Staples, as we will see, won’t answer that question. But according to employees, it has in place a set of incentives that make it unpleasant, to put it mildly, for staffers to sell a computer without a whole bunch of accessories, particularly a service plan.

Staples, explained a manager named Natasja Shah in a series of conversations and e-mails, has a system called Market Basket that tracks how many dollars’ worth of add-ons each staffer sells.

“The average needs to be $200,” Ms. Shah said. In other words, each time you sell a computer, you need to sell, on average, $200 worth of other stuff. And that average is carefully tracked. Sales staffers who aren’t meeting their goals are coached, and if that doesn’t work, she and other employees said, there will be disciplinary action that can lead up to termination; underperformers can also end up with lots of night and weekends shifts or even a reduction in scheduled hours.

What happens to managers who can’t keep their storewide Market Basket numbers up?

“It’s not pretty,” said a manager who asked not to be identified, fearing repercussions. “There are these conference calls with district managers, and one of them once told a store manager, ‘If you can’t do the job, you can go sell fries at McDonald’s.’ ”

With the ever-present risk of bringing down a store’s Market Basket average, several employees said, upper management instructs store management that staffers who think they won’t be able sell $200 worth of add-ons should tell the customer the computer is not in stock.

“It’s called ‘walking the customer,’ because we let them leave the store empty-handed.” said Ms. Shah, who works in a Staples store in Fountain Valley, Calif.

Walking the customer is an update from a tactic that was known as “bouncing the customer,” Ms. Shah said, which entailed sending a customer to another Staples store. But that practice was abandoned, she said, because so many stores were bouncing so many customers that it was creating ill will among consumers. Now, staffers who don’t want to walk customers have another option: they can escort them to an in-store computer and tell them how to place orders online.

“If they buy it online, we lose the sale,” said Ms. Shah, “but we don’t have the Market Basket problem.”

Ms. Shah said she expressed her disgust to her supervisor and refused to instruct any of her team to “walk the customers.” She said she was fed up enough with this practice, as well as several others, that she wanted to speak publicly about it.

Asked about all of this, a Staples representative named Carrie McElwee wrote in an e-mail: “Staples’s policy does not require customers to buy a service plan. It’s our process that associates talk to customers to ensure they have what they need to run their device when they return to their home or office. Staples has zero tolerance for the actions described in the customer letter” — a reference to the lament of JA2009 — “and has taken disciplinary action up to and including termination.”
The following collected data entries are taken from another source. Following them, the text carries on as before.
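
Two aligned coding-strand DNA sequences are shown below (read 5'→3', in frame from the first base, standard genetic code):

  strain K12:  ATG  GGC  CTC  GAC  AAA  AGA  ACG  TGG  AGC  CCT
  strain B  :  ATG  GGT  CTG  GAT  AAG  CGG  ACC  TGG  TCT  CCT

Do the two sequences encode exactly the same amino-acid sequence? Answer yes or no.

Codon 1: ATG Met / ATG Met — identical.
Codon 2: GGC Gly / GGT Gly — synonymous.
Codon 3: CTC Leu / CTG Leu — synonymous.
Codon 4: GAC Asp / GAT Asp — synonymous.
Codon 5: AAA Lys / AAG Lys — synonymous.
Codon 6: AGA Arg / CGG Arg — synonymous.
Codon 7: ACG Thr / ACC Thr — synonymous.
Codon 8: TGG Trp / TGG Trp — identical.
Codon 9: AGC Ser / TCT Ser — synonymous.
Codon 10: CCT Pro / CCT Pro — identical.
Nonsynonymous differences: 0 → same protein.

yes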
O.K., but what about the Market Basket incentives that ultimately send customers out the door empty-handed? Does Staples have anything to say about those?

Given two opportunities in follow-up e-mails to answer that question, Ms. McElwee did not. But, obviously, it makes no sense to have zero tolerance for a practice that incentives all but require. It is perhaps not as shabby as taking out a full-page ad for a product and firing employees who sell it — but it is shabby enough.